Cluj-Napoca is the spiritual and economic capital of Transylvania. There are numerous important hospitals and universities here. This is a place where the past, the present and the future come together. With fine dining, excellent cultural activities, a wonderful historical legacy and a welcoming atmosphere, the city will certainly not disappoint those who add it to their travel itinerary.

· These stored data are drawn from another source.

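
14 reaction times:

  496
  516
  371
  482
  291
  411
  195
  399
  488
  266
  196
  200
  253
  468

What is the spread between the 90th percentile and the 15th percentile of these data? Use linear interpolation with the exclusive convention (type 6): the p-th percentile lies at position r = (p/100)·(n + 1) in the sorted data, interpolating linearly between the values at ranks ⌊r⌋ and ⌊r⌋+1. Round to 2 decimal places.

309.00

Sorted: 195, 196, 200, 253, 266, 291, 371, 399, 411, 468, 482, 488, 496, 516.
n = 14.
P15: r = 2.25; ranks 2–3 are 196, 200; interpolating gives 197.
P90: r = 13.5; ranks 13–14 are 496, 516; interpolating gives 506.
Difference: 506 − 197 = 309.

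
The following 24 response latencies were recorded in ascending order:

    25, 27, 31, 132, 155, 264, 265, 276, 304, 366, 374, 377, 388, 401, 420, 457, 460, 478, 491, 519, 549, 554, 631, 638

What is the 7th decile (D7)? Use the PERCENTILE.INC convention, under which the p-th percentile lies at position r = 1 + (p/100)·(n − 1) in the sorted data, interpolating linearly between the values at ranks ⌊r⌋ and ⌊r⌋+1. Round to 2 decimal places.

n = 24.
r = 1 + (70/100)·(24 − 1) = 1 + 16.1 = 17.1.
Rank 17 is 460 and rank 18 is 478.
Interpolate: 460 + 0.1·(478 − 460) = 460 + 0.1·18 = 461.8.

461.80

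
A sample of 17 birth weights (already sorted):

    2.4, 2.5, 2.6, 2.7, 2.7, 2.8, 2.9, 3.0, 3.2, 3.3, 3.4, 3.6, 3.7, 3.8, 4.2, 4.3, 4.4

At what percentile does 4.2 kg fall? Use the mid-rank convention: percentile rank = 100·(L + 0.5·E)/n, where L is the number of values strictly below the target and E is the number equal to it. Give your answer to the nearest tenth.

85.3

Count below 4.2: L = 14; count equal: E = 1; n = 17.
Percentile rank = 100·(14 + 0.5·1)/17 = 100·14.5/17 = 85.29.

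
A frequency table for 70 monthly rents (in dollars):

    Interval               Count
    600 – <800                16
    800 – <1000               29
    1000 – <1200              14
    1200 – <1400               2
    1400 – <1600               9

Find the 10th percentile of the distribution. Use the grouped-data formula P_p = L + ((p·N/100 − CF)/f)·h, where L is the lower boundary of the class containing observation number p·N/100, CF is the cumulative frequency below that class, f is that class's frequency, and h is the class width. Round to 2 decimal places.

N = 70; target position k = 10/100 · 70 = 7.
Cumulative frequencies: 16, 45, 59, 61, 70.
Observation 7 falls in the class 600 – <800.
L = 600, CF = 0, f = 16, h = 200.
P10 = 600 + ((7 − 0)/16)·200 = 600 + 87.5 = 687.5.

687.50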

Cluj-Napoca: The cultural heart of Romania
Bohemian cafes, music festivals and wild nightlife are the soul of Cluj-Napoca. The city traces its origins back to the Dacian settlement of Napuca in the 2nd century A.D. The name Cluj comes from Castrum Clus, first used in the 12th century as the name of the citadel surrounding the city. Clus means “closed” in Latin and refers to the hills that surround the city. German merchants, who arrived here in the 12th century, rebuilt the medieval earthen walls of Cluj with stone after the Tartar invasion of 1241.The nickname “treasure city” was acquired in the late 16th century, and refers to the wealth amassed by residents, including in the precious metals trade. Cluj became Cluj-Napoca in the 1970s, when the communist regime added the name of the old Roman settlement to emphasize the city’s Daco-Roman origin.

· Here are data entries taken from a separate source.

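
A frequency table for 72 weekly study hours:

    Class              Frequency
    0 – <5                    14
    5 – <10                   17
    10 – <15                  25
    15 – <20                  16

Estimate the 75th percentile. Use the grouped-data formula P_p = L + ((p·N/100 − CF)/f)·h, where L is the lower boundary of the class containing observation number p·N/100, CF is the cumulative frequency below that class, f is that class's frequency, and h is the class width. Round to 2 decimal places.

14.60

N = 72; target position k = 75/100 · 72 = 54.
Cumulative frequencies: 14, 31, 56, 72.
Observation 54 falls in the class 10 – <15.
L = 10, CF = 31, f = 25, h = 5.
P75 = 10 + ((54 − 31)/25)·5 = 10 + 4.6 = 14.6.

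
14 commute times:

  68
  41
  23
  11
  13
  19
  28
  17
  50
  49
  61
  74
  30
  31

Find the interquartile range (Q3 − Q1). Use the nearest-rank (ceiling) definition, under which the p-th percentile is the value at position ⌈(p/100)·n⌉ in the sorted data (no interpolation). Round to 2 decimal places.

Sorted: 11, 13, 17, 19, 23, 28, 30, 31, 41, 49, 50, 61, 68, 74.
n = 14.
P25: rank ⌈25/100·14⌉ = 4 → 19.
P75: rank ⌈75/100·14⌉ = 11 → 50.
Difference: 50 − 19 = 31.

31.00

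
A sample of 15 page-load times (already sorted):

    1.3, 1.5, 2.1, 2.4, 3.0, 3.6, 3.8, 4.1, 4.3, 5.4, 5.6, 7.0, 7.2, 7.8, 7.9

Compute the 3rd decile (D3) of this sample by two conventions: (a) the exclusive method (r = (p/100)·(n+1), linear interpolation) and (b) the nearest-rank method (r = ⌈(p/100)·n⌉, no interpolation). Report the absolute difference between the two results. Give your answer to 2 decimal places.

n = 15.
(a) r = 4.8; between ranks 4 (2.4) and 5 (3.0): 2.88.
(b) the nearest-rank method: rank 5 → 3.
|2.88 − 3| = 0.12.

0.12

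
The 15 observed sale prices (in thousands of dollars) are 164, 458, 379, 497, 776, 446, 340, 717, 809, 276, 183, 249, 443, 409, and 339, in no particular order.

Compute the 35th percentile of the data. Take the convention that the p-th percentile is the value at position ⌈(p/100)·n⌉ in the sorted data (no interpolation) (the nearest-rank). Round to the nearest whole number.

340

Sorted: 164, 183, 249, 276, 339, 340, 379, 409, 443, 446, 458, 497, 717, 776, 809.
n = 15.
Position = ⌈35/100 · 15⌉ = ⌈5.25⌉ = 6.
The value at rank 6 is 340.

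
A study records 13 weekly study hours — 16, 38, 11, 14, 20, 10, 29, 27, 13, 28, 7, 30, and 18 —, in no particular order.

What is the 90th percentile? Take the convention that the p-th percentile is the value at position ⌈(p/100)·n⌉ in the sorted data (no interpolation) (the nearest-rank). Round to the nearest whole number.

30

Sorted: 7, 10, 11, 13, 14, 16, 18, 20, 27, 28, 29, 30, 38.
n = 13.
Position = ⌈90/100 · 13⌉ = ⌈11.7⌉ = 12.
The value at rank 12 is 30.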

Cluj-Napoca’s main square, resplendent with 18th and 19th century buildings and home to many shops and restaurants, is dominated by the 15th century St. Michael’s Church. This is one of the finest examples of Gothic architecture in Romania. The square also hosts the 18th century baroque Banffy Palace, as well as the Romanian art collections of the Art Museum. Visitors who want to learn more about the region should pay a visit to the open-air section of the Ethnographic Museum of Transylvania, a true display of folk architecture. For entertainment, spend an evening at the opera or attend a classical music concert offered by the Cluj Philharmonic.
Traveling to Romania
Romania is a wonderful destination for travel, though many westerners still associate it with the dictator Nicolae Ceausescu. He came to power in 1965, and decades of oppression followed. He was finally overthrown and executed in 1989. Romania joined the European Union in 2007. It has not yet changed to the Euro. Romania uses the Romanian Leu (RON). Prices for food and drink are a real bargain compared to Eurozone countries. Rates at hotels have been creeping up and are similar to those in Central European destinations. So it’s not quite the cheap vacation that out-of-date guidebooks lead you to expect. But you can still have a great time on a budget. Although a full EU member, Romania is not part of the Schengen Area. Border checks are still in place. They’re most noticeable if you enter or leave the country by road.